The soft fluffy bangs blazed up like tow, and too terrified to move, Eliza Hughes still sat on top of Katie, screaming louder than Cora had done. The sight brought Katie to her senses, however, and scrambling up from under Eliza, she flew at Cora and began beating out the fire with her bare hands. Cora, who had not discovered that her hair was ablaze, did not know what to make of such strange treatment. Her first thought was that Katie had gone crazy with fright, and that was why she had flown at her and begun to beat her on the head. It was all over in an instant, and the fire put out so quickly that only Cora's bangs were scorched, and Katie's fingers but slightly burned.

But the screams had reached through the uproar of blind man's buff, and the whole party poured out into the courtyard to see what had happened. There was great excitement for a little while, and Kitty, enjoying the confusion she had stirred up, giggled as she listened to Cora's startling description of the man that had peeped over her shoulder. "He didn't look like any one I'd ever seen before," she declared. "He was tall and handsome and dressed like a soldier."

"Oh, surely not, Cora," answered Miss Allison, who saw that some of the little girls gathered around her were badly frightened. "That couldn't be, you know. The cellar is quite empty. Give me the candle, and I'll go down and show you."

"Oh, no, please, auntie, don't go down," cried Kitty, seeing that the time had come to confess. "It is just a Hallowe'en joke. We didn't suppose that Cora would be scared. We just wanted to tease her because she seemed so sure that she would find Walter down there. Go and bring him up, boys."

Ranald and Rob started down the stairs, with Keith carrying a candle, and Malcolm calling for Walter to come on and help carry out his rival. The four boys, picking up the dummy as if it had been a real man, carried it up the steps and laid it carefully on the ground. So comical did it look with its pudgy pillow face, that everybody laughed except Cora. She was furiously angry, and not all Kitty's penitent speeches or the boys' polite apologies could appease her. If it had not been for Miss Allison she would have flounced home in high displeasure. But she as usual poured oil on the troubled waters, and talked in such a tactful way of her harum-scarum niece's many pranks, that there was no resisting such an appeal. She allowed herself to be led back to the house, but she would not join in any of the games.
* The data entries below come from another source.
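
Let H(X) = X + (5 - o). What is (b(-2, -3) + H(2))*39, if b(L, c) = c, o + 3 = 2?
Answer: 195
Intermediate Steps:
o = -1 (o = -3 + 2 = -1)
H(X) = 6 + X (H(X) = X + (5 - 1*(-1)) = X + (5 + 1) = X + 6 = 6 + X)
(b(-2, -3) + H(2))*39 = (-3 + (6 + 2))*39 = (-3 + 8)*39 = 5*39 = 195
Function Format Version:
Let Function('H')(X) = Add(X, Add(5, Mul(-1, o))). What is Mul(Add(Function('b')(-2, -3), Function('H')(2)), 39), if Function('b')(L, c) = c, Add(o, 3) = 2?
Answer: 195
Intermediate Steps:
o = -1 (o = Add(-3, 2) = -1)
Function('H')(X) = Add(6, X) (Function('H')(X) = Add(X, Add(5, Mul(-1, -1))) = Add(X, Add(5, 1)) = Add(X, 6) = Add(6, X))
Mul(Add(Function('b')(-2, -3), Function('H')(2)), 39) = Mul(Add(-3, Add(6, 2)), 39) = Mul(Add(-3, 8), 39) = Mul(5, 39) = 195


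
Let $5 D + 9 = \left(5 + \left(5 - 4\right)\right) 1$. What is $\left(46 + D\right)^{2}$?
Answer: $\frac{51529}{25} \approx 2061.2$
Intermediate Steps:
$D = - \frac{3}{5}$ ($D = - \frac{9}{5} + \frac{\left(5 + \left(5 - 4\right)\right) 1}{5} = - \frac{9}{5} + \frac{\left(5 + 1\right) 1}{5} = - \frac{9}{5} + \frac{6 \cdot 1}{5} = - \frac{9}{5} + \frac{1}{5} \cdot 6 = - \frac{9}{5} + \frac{6}{5} = - \frac{3}{5} \approx -0.6$)
$\left(46 + D\right)^{2} = \left(46 - \frac{3}{5}\right)^{2} = \left(\frac{227}{5}\right)^{2} = \frac{51529}{25}$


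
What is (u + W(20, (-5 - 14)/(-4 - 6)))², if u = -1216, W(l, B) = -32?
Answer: 1557504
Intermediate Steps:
(u + W(20, (-5 - 14)/(-4 - 6)))² = (-1216 - 32)² = (-1248)² = 1557504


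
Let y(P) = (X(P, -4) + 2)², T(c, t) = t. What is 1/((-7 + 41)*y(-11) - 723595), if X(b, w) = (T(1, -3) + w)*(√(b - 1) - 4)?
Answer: I/(-712987*I + 28560*√3) ≈ -1.3958e-6 + 9.6843e-8*I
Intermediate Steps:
X(b, w) = (-4 + √(-1 + b))*(-3 + w) (X(b, w) = (-3 + w)*(√(b - 1) - 4) = (-3 + w)*(√(-1 + b) - 4) = (-3 + w)*(-4 + √(-1 + b)) = (-4 + √(-1 + b))*(-3 + w))
y(P) = (30 - 7*√(-1 + P))² (y(P) = ((12 - 4*(-4) - 3*√(-1 + P) - 4*√(-1 + P)) + 2)² = ((12 + 16 - 3*√(-1 + P) - 4*√(-1 + P)) + 2)² = ((28 - 7*√(-1 + P)) + 2)² = (30 - 7*√(-1 + P))²)
1/((-7 + 41)*y(-11) - 723595) = 1/((-7 + 41)*(30 - 7*√(-1 - 11))² - 723595) = 1/(34*(30 - 14*I*√3)² - 723595) = 1/(-723595 + 34*(30 - 14*I*√3)²)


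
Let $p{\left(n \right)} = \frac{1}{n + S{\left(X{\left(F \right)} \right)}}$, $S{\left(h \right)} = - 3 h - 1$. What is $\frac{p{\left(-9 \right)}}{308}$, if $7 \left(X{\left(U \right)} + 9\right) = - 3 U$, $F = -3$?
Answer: $\frac{1}{4048} \approx 0.00024704$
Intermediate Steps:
$X{\left(U \right)} = -9 - \frac{3 U}{7}$ ($X{\left(U \right)} = -9 + \frac{\left(-3\right) U}{7} = -9 - \frac{3 U}{7}$)
$S{\left(h \right)} = -1 - 3 h$
$p{\left(n \right)} = \frac{1}{\frac{155}{7} + n}$ ($p{\left(n \right)} = \frac{1}{n - \left(1 + 3 \left(-9 - - \frac{9}{7}\right)\right)} = \frac{1}{n - \left(1 + 3 \left(-9 + \frac{9}{7}\right)\right)} = \frac{1}{n - - \frac{155}{7}} = \frac{1}{n + \left(-1 + \frac{162}{7}\right)} = \frac{1}{n + \frac{155}{7}} = \frac{1}{\frac{155}{7} + n}$)
$\frac{p{\left(-9 \right)}}{308} = \frac{7 \frac{1}{155 + 7 \left(-9\right)}}{308} = \frac{7}{155 - 63} \cdot \frac{1}{308} = \frac{7}{92} \cdot \frac{1}{308} = \frac{1}{4048}$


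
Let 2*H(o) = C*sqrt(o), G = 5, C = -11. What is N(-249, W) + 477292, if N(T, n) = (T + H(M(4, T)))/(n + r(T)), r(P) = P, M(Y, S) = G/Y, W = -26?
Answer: 131255549/275 + sqrt(5)/100 ≈ 4.7729e+5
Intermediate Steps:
M(Y, S) = 5/Y
H(o) = -11*sqrt(o)/2 (H(o) = (-11*sqrt(o))/2 = -11*sqrt(o)/2)
N(T, n) = (T - 11*sqrt(5)/4)/(T + n) (N(T, n) = (T - 11*sqrt(5)/2/2)/(n + T) = (T - 11*sqrt(5)/2/2)/(T + n) = (T - 11*sqrt(5)/4)/(T + n))
N(-249, W) + 477292 = (-249 - 11*sqrt(5)/4)/(-249 - 26) + 477292 = (-249 - 11*sqrt(5)/4)/(-275) + 477292 = -(-249 - 11*sqrt(5)/4)/275 + 477292 = (249/275 + sqrt(5)/100) + 477292 = 131255549/275 + sqrt(5)/100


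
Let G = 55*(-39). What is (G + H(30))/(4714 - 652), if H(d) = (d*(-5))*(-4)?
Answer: -515/1354 ≈ -0.38035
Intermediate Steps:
G = -2145
H(d) = 20*d (H(d) = -5*d*(-4) = 20*d)
(G + H(30))/(4714 - 652) = (-2145 + 20*30)/(4714 - 652) = (-2145 + 600)/4062 = -1545*1/4062 = -515/1354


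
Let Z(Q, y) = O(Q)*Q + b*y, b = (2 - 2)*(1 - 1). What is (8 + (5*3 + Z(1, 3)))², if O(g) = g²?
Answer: 576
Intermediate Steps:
b = 0 (b = 0*0 = 0)
Z(Q, y) = Q³ (Z(Q, y) = Q²*Q + 0*y = Q³ + 0 = Q³)
(8 + (5*3 + Z(1, 3)))² = (8 + (5*3 + 1³))² = (8 + (15 + 1))² = (8 + 16)² = 24² = 576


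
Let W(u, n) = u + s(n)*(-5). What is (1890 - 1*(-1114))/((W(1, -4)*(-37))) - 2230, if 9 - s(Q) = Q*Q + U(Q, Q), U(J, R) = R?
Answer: -330791/148 ≈ -2235.1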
"Mom Beck says I'll have bad luck for seven years because I broke that looking-glass," she said, mournfully.

"Oh, nonsense!" exclaimed Miss Allison. "Don't give it another thought, dear, it is only an old negro superstition."

She might have added that it was to herself and brother the ill luck had come, since it was her silver mirror that was broken, and Harry's rubber boots that would be henceforth useless for wading because of the holes thoughtless Kitty had made in them with safety-pins, when she fastened them to the pillows.

Refreshments were served soon after they went back to the house. Not the cakes and ices that usually attended parties in the Valley, but things suggestive of Hallowe'en. Pop-corn, nuts, and apples, doughnuts and molasses candy. Then the fate cake was cut, and everybody took a slice to carry home to dream on.